Kluszewski, who died in 1988, was wildly popular throughout different areas of the Midwest, but for different reasons. He grew up in the Chicago area. He was an All-Big Ten football player at Indiana University (he is also in the Hoosiers’ Athletic Hall of Fame), and he helped upgrade mediocre Reds teams to good ones, then as a hitting coach helped make the very good teams of the 1970s into great ones as the Big Red Machine.

Klu had a head start on winning the hearts of Chicago sports fans, being from the area, but in 1959 he was the Chicago White Sox’s hitting star in the World Series against the Los Angeles Dodgers when the Sox won their first American League pennant in 40 years. Chicago did not win the championship that year, but Kluszewski was not to blame.

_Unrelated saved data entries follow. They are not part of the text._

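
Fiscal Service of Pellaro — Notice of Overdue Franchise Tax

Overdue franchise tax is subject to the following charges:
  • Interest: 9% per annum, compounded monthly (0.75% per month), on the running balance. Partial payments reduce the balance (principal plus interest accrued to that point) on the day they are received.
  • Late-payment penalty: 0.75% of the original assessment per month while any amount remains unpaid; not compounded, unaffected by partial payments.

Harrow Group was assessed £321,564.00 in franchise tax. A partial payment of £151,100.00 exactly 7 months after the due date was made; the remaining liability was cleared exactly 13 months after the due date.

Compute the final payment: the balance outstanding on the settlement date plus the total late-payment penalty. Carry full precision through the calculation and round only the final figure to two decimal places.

£227,691.11

Balance at month 7: £321,564.0000 × (1 + 0.0075)^7 = £338,830.7413…
After £151,100.00 payment: £338,830.7413… − £151,100.00 = £187,730.7413…
Balance at month 13: £187,730.7413… × (1 + 0.0075)^6 = £196,338.6154…
Penalty: 13 × 0.75% × £321,564.00 = £31,352.49
Final settlement = outstanding balance + penalty = £196,338.6154… + £31,352.49 = £227,691.11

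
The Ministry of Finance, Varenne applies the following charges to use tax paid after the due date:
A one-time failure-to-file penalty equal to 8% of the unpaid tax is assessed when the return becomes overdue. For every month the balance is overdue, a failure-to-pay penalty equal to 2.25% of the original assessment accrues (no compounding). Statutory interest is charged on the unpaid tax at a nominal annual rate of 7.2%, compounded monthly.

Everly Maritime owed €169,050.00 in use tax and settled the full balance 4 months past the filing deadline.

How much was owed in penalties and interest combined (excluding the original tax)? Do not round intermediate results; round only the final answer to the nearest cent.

Failure-to-file penalty: 8% × €169,050.00 = €13,524.00
Failure-to-pay penalty = 2.25% × €169,050.00 × 4 mo = €15,214.50
Interest (7.2%/yr ÷ 12 = 0.6%/month): €169,050.00 × ((1 + 0.006)^4 − 1) = €4,093.8611…
Penalties + interest = €28,738.5000 + €4,093.8611… = €32,832.36

€32,832.36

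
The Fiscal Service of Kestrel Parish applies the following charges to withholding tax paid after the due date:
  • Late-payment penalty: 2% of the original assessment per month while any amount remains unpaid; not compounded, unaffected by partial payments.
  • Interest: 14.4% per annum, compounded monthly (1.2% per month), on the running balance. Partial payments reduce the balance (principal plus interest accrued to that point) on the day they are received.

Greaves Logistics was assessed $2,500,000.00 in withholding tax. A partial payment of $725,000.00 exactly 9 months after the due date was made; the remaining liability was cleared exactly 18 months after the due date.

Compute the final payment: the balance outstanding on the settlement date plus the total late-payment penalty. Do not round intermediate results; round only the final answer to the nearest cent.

Balance at month 9: $2,500,000.0000 × (1 + 0.012)^9 = $2,783,329.4909…
After $725,000.00 payment: $2,783,329.4909… − $725,000.00 = $2,058,329.4909…
Balance at month 18: $2,058,329.4909… × (1 + 0.012)^9 = $2,291,603.6695…
Penalty: 18 × 2% × $2,500,000.00 = $900,000.00
Final settlement = outstanding balance + penalty = $2,291,603.6695… + $900,000.00 = $3,191,603.67

$3,191,603.67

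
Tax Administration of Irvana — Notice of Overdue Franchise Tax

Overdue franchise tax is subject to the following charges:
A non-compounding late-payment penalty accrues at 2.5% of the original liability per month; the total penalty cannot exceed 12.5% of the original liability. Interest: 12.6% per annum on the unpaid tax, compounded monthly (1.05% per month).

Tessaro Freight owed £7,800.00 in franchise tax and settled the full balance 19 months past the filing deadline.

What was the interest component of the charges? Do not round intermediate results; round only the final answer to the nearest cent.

£1,712.28

Interest: £7,800.00 × ((1 + 0.0105)^19 − 1) = £7,800.00 × 0.2195231… = £1,712.2804…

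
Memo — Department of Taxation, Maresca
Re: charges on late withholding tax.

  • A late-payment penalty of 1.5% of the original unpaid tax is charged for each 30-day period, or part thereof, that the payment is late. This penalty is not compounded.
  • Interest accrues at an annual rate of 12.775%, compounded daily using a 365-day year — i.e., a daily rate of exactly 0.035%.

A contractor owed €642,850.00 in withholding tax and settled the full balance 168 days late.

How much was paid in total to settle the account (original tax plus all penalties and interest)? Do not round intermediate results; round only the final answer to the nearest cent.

€739,632.48

Penalty periods: ⌈168/30⌉ = 6; penalty = 6 × 1.5% × €642,850.00 = €57,856.50
Interest: €642,850.00 × ((1 + 0.00035)^168 − 1) = €642,850.00 × 0.06055220… = €38,925.9794…
Total = €642,850.00 + €57,856.5000 + €38,925.9794… = €739,632.48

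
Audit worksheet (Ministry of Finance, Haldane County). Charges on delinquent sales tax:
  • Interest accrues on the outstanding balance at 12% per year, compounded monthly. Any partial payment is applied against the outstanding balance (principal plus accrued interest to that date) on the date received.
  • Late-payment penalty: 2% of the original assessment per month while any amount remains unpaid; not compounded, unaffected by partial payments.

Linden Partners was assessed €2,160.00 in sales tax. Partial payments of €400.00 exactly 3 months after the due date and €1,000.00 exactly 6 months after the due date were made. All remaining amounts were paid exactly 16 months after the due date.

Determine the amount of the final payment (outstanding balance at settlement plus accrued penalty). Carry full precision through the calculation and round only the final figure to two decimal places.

Monthly rate = 12% ÷ 12 = 1%
Balance at month 3: €2,160.0000 × (1 + 0.01)^3 = €2,225.4502…
After €400.00 payment: €2,225.4502… − €400.00 = €1,825.4502…
Balance at month 6: €1,825.4502… × (1 + 0.01)^3 = €1,880.7631…
After €1,000.00 payment: €1,880.7631… − €1,000.00 = €880.7631…
Balance at month 16: €880.7631… × (1 + 0.01)^10 = €972.9104…
Penalty: 16 × 2% × €2,160.00 = €691.20
Final settlement = outstanding balance + penalty = €972.9104… + €691.20 = €1,664.11

€1,664.11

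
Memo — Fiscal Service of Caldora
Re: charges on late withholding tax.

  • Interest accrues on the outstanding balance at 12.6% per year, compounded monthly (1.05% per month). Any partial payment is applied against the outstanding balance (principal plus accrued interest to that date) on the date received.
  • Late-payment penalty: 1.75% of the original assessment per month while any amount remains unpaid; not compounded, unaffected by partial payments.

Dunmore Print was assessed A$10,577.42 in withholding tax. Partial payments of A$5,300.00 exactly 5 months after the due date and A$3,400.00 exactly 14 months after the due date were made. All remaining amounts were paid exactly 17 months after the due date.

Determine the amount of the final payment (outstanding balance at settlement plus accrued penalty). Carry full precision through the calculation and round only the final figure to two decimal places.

A$6,263.53

Balance at month 5: A$10,577.4200 × (1 + 0.0105)^5 = A$11,144.5192…
After A$5,300.00 payment: A$11,144.5192… − A$5,300.00 = A$5,844.5192…
Balance at month 14: A$5,844.5192… × (1 + 0.0105)^9 = A$6,420.6006…
After A$3,400.00 payment: A$6,420.6006… − A$3,400.00 = A$3,020.6006…
Balance at month 17: A$3,020.6006… × (1 + 0.0105)^3 = A$3,116.7521…
Penalty: 17 × 1.75% × A$10,577.42 = A$3,146.78…
Final settlement = outstanding balance + penalty = A$3,116.7521… + A$3,146.78… = A$6,263.53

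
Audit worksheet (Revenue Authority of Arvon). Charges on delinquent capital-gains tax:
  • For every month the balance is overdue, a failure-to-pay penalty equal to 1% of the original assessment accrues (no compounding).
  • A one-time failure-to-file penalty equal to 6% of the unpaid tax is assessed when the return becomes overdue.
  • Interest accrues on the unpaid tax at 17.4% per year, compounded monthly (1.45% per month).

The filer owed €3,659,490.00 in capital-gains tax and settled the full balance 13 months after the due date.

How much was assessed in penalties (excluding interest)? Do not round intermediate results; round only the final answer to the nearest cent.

€695,303.10

Failure-to-file penalty: 6% × €3,659,490.00 = €219,569.40
Failure-to-pay penalty: 13 × 1% × €3,659,490.00 = €475,733.70
Total penalty = €219,569.40 + €475,733.70 = €695,303.10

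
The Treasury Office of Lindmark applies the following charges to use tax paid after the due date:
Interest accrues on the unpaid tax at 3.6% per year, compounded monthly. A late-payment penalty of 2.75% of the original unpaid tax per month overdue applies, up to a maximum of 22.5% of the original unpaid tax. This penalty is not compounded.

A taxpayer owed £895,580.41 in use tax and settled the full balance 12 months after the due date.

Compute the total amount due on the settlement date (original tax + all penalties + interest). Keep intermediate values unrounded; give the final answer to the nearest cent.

Penalty (uncapped): 12 × 2.75% × £895,580.41 = £295,541.54…; cap = 22.5% × £895,580.41 = £201,505.59… → penalty = £201,505.59…
Interest (3.6%/yr ÷ 12 = 0.3%/month): £895,580.41 × ((1 + 0.003)^12 − 1) = £32,778.2254…
Total = £895,580.41 + £201,505.5923… + £32,778.2254… = £1,129,864.23

£1,129,864.23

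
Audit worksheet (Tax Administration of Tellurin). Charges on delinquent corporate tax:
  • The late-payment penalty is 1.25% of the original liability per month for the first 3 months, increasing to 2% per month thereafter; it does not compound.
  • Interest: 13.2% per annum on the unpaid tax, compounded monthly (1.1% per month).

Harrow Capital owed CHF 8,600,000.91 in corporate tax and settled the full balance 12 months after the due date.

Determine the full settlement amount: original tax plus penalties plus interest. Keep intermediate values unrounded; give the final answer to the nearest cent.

CHF 11,676,962.53

Penalty, months 1–3: 3 × 1.25% × CHF 8,600,000.91 = CHF 322,500.03…
Penalty, months 4–12: 9 × 2% × CHF 8,600,000.91 = CHF 1,548,000.16…
Interest: CHF 8,600,000.91 × ((1 + 0.011)^12 − 1) = CHF 8,600,000.91 × 0.1402862… = CHF 1,206,461.4176…
Total = CHF 8,600,000.91 + CHF 1,870,500.1979… + CHF 1,206,461.4176… = CHF 11,676,962.53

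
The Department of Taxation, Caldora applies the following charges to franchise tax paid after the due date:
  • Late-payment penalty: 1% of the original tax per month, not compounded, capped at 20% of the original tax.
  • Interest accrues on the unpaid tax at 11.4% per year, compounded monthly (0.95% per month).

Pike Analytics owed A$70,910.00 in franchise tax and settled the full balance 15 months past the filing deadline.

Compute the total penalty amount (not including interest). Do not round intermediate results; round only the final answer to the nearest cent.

Penalty: 15 × 1% × A$70,910.00 = A$10,636.50 (below the 20% cap of A$14,182.00)

A$10,636.50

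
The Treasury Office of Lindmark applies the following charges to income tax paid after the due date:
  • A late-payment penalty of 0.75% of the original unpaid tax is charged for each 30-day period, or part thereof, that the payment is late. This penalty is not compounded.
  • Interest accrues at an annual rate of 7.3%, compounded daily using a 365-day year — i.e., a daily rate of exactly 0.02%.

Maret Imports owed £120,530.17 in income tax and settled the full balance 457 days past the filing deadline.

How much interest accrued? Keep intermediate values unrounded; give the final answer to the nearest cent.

Interest: £120,530.17 × ((1 + 0.0002)^457 − 1) = £120,530.17 × 0.09569719… = £11,534.3982…

£11,534.40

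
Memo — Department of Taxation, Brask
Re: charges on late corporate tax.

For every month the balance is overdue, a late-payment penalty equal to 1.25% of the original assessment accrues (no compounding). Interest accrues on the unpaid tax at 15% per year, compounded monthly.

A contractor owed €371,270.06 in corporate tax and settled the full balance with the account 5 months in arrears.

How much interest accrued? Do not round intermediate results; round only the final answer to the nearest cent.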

To know Kluszewski was to like him and to watch him when he was with your team was to love him–until he incurred a back injury that first limited his power production and ultimately cut short his Major League stay (1947-61).

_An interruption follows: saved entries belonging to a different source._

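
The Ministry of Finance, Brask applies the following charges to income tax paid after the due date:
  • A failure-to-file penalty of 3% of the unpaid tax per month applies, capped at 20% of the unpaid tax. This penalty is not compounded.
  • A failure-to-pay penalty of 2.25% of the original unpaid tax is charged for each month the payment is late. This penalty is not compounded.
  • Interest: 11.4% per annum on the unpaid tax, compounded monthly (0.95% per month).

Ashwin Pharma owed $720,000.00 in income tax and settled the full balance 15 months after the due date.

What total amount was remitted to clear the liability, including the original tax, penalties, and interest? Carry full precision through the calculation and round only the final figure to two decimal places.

Failure-to-file: 15 × 3% × $720,000.00 = $324,000.00, capped at 20% × $720,000.00 = $144,000.00
Failure-to-pay penalty = 2.25% × $720,000.00 × 15 mo = $243,000.00
Interest: $720,000.00 × ((1 + 0.0095)^15 − 1) = $720,000.00 × 0.1523777… = $109,711.9510…
Total = $720,000.00 + $387,000.0000 + $109,711.9510… = $1,216,711.95

$1,216,711.95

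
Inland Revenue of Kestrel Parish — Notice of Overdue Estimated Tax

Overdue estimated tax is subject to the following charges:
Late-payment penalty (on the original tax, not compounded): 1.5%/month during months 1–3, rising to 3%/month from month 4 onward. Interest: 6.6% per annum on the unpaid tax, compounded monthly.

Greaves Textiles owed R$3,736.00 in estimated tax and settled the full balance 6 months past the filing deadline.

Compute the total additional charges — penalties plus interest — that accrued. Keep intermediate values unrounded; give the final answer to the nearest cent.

R$629.36

Penalty, months 1–3: 3 × 1.5% × R$3,736.00 = R$168.12
Penalty, months 4–6: 3 × 3% × R$3,736.00 = R$336.24
Interest (6.6%/yr ÷ 12 = 0.55%/month): R$3,736.00 × ((1 + 0.0055)^6 − 1) = R$124.9957…
Penalties + interest = R$504.3600 + R$124.9957… = R$629.36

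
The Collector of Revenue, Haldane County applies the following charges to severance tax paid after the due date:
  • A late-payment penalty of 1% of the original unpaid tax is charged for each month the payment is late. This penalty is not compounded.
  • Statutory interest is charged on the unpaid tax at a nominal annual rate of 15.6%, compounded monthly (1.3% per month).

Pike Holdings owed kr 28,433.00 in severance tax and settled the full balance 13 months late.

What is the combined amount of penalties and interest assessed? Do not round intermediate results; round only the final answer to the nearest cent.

kr 8,894.73

Late-payment penalty: 13 × 1% × kr 28,433.00 = kr 3,696.29
Interest: kr 28,433.00 × ((1 + 0.013)^13 − 1) = kr 28,433.00 × 0.1828312… = kr 5,198.4409…
Penalties + interest = kr 3,696.2900 + kr 5,198.4409… = kr 8,894.73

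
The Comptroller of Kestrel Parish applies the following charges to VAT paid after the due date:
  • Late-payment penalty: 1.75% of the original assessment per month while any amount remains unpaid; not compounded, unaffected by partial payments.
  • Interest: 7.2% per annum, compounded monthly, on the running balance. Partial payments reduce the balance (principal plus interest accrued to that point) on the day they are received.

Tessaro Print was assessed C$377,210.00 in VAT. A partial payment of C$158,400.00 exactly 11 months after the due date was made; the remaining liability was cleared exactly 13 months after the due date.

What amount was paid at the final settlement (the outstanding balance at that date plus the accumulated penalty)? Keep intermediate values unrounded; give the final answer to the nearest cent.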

A large man, especially for the times, Klu measured 6-foot-2 and 225 pounds (he was over 240 playing football and sometimes in off-season). Sometimes when he smashed a pitched ball it traveled so far that it had to be tracked by telescope. Given his focus on college football, it was an upset that Kluszewski became a big leaguer at all, but his natural skill at the plate impressed scouts. He had a great eye at the plate, not just a power swing. Considered raw, he started out in Class A in 1946 and promptly batted .352. The next season he hit .377 at AA Memphis and before the end of that 1947 season he was wearing a Reds outfit for the first time.

Klu spent the next 10 years with the Reds, three times mashing more than 40 homers in a season with a high of 49 in 1954 when he also drove in 141 runs and batted .326. He was a four-time All-Star. When Cincinnati Reds fans suggest that current first sacker Joey Votto is the team’s best-ever at the position, they are basically comparing him to Klu.

“He’s a great gate attraction,” said Cincinnati general manager Gabe Paul of why other teams were always trying to trade for Kluszewski. “But more important than that, he is a winning ball player. He wants to beat you.”

Given what occurred later during baseball’s steroids era with the explosion of home runs, it seems almost quaint that sports writers viewed Kluszewski as a threat to Babe Ruth‘s then-record of 60 in a year when he cracked 49. He was frequently asked if he wanted to break the mark.

“Do they expect me to say no? Kluszewski said. “Sure I’d like to break Ruth’s record. Who wouldn’t? But I certainly will never deliberately set out after it. Heck, it’s tough enough when you’re not thinking about it, let alone constantly having it on your mind.”

In that ’59 Series Kluszewski batted .391 in six games, with nine hits, three of them homers, and 10 RBIs. No wonder he is also fondly remembered on the South Side of Chicago.

Except in communities where he made his mark, Kluszewski is a somewhat forgotten player, terrific during his era, but with the passage of time somewhat overlooked. Author William A. Cook hopes to remedy that with the recent publication of his book, “Big Klu: The Baseball Life of Ted Kluszewski.”

There are numerous superb ball players who aren’t as well-remembered because they were just shy of Hall of Fame-caliber and Kluszewski is one of them. The book can only help aid the reputation of a fine player in the cities that didn’t see him up close during his heyday.